PHOENIX -- It was a big victory Wednesday for those who want to extend a temporary sales tax increase for education.

Maricopa County Court Judge Robert Oberbillig ruled that a measure seeking to keep the tax hike can go on the ballot.

Secretary of State Ken Bennett had tried blocking the measure from moving forward over a clerical error but the judge did not see it his way.

Bennett could still appeal the decision. Matt Roberts, a spokesman for his office, said his boss will likely make that decision by the end of the week.

But that didn't stop supporters of the Quality Education and Jobs Act from celebrating. Ann-Eve Pedersen, a spokeswoman for the measure, said she was very pleased with the outcome.

"What Judge Oberbillig did is he correctly applied the law and the constitution and he really questioned why we were even in court today," Pedersen said outside the courthouse in Phoenix.

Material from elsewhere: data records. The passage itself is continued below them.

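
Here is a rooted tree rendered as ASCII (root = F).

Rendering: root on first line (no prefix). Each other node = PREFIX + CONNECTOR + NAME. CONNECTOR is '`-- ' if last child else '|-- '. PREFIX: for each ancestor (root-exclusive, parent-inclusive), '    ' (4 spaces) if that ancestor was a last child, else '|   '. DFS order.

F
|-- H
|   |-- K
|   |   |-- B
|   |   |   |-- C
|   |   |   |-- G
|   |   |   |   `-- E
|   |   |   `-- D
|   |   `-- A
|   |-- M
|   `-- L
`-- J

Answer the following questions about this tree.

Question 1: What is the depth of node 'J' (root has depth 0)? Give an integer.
Answer: 1

Derivation:
Path from root to J: F -> J
Depth = number of edges = 1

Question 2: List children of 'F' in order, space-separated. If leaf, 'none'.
Node F's children (from adjacency): H, J

Answer: H J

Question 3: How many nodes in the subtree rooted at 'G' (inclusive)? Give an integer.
Answer: 2

Derivation:
Subtree rooted at G contains: E, G
Count = 2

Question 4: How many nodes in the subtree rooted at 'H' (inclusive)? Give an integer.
Answer: 10

Derivation:
Subtree rooted at H contains: A, B, C, D, E, G, H, K, L, M
Count = 10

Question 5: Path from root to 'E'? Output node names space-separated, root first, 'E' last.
Walk down from root: F -> H -> K -> B -> G -> E

Answer: F H K B G E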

Election officials still have to finish up the paperwork before officially placing the question on the fall ballot. Should it pass, the nearly $1 billion in added revenue would go mostly toward education.

George Cunningham, the treasurer for the citizen group pushing for the tax hike, said that is where the money is needed the most.

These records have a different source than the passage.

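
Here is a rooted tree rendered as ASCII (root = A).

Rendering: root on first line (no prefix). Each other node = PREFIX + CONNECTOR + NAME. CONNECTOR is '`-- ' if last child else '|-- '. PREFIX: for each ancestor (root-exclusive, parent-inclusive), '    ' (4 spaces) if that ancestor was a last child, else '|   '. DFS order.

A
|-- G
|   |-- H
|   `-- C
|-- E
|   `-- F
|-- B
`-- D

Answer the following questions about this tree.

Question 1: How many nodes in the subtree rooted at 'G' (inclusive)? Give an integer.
Answer: 3

Derivation:
Subtree rooted at G contains: C, G, H
Count = 3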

"It's well understood by the people of the state of Arizona that Arizona’s K-12 education is grossly underfunded we're still on a per student basis in the bottom two states 49th or 50th or whatever," Cunningham said.

In 2010, Governor Jan Brewer pushed for a three year temporary sales tax increase saying at the time that the state needed the money to survive the economic recession.

Voters eventually approved the measure by big numbers, but Brewer has said she won't support the tax increase this time around. The governor said she might even campaign against it.